Of course, Ajax won't be in the sequel. Of course, Deadpool takes him out after a long fight that takes place at great heights, against a backdrop of crashing, flaming CGI scrap metal. We end with just enough of a "narrative" hook to get us into a sequel--which Deadpool himself promises during a post-credits homage to Ferris Bueller's Day Off.

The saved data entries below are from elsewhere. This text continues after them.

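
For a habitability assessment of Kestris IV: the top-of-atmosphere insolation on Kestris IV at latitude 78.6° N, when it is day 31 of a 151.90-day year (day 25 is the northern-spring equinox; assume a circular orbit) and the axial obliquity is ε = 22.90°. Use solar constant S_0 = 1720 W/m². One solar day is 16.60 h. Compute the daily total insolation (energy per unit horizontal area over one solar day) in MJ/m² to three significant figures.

12.0 MJ/m²

Solar longitude: L_s = 360° × (31 − 25)/151.90 = 14.220°.
sin δ = sin 22.90° × sin 14.220° = 0.09559, so δ = +5.485°.
cos h₀ = −tan(+78.6°) tan(+5.485°) = -0.4762, h₀ = 2.0672 rad.
Bracket: h₀ sin ϕ sin δ + cos ϕ cos δ sin h₀ = 2.0672×0.98027×0.09559 + 0.19766×0.99542×0.87932 = 0.193705 + 0.173010 = 0.366715.
Q̄ = (S_0/π) × [bracket] = (1720/π) × 0.366715 = 200.77 W/m².
Daily total = Q̄ × 16.60 h × 3600 s/h = 200.77 × 16.60 × 3600 / 10⁶ = 12.00 MJ/m².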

Again, with the references. For all its politically incorrect whimsy, Deadpool feels calculated to within an inch of its snarky, celluloid life. As I mentioned earlier, Reynolds appeared as a version of the character before, in the much-maligned X-Men Origins: Wolverine. An early cut of that film famously leaked onto the Internet and allegedly undercut its box office. We'll never know if the leak alone contributed to the movie's poor performance, or if the bad word-of-mouth ultimately scuttled the would-be Origins franchise. But I could easily see Fox executives hedging their bets against "Content Should Be Free" Millennials, focusing all their demographic humor on middle-aged comics fans, who may be more likely to go out and see a movie in the theatre, as opposed to simply streaming it. If you doubt this theory, ask the nearest twenty-five-year-old who Meredith Baxter Birney is.
Take out Deadpool's "extreme" violence, language, and sexuality, and you're left with another predictable story about an unconventional good guy in a red suit, fighting a bald, power-enhanced bad guy (see also Ant-Man, if you must). For much better examples of how to do R-rated Marvel anti-heroes properly, check out Punisher: War Zone and Kick-Ass. These are fun yet genuinely disturbing, black-humored adult stories that deal with the real-world implications of maniacs donning costumes to thwart (and perpetrate) crimes. Deadpool isn't a kids' movie by any stretch, but it was definitely made for man-children.
*This coming from a reader who consumed voraciously between 1987 and 2010.
**Yes, I know this is a pocket universe, and will remain so until Disney wrestles the last few Marvel properties from Fox.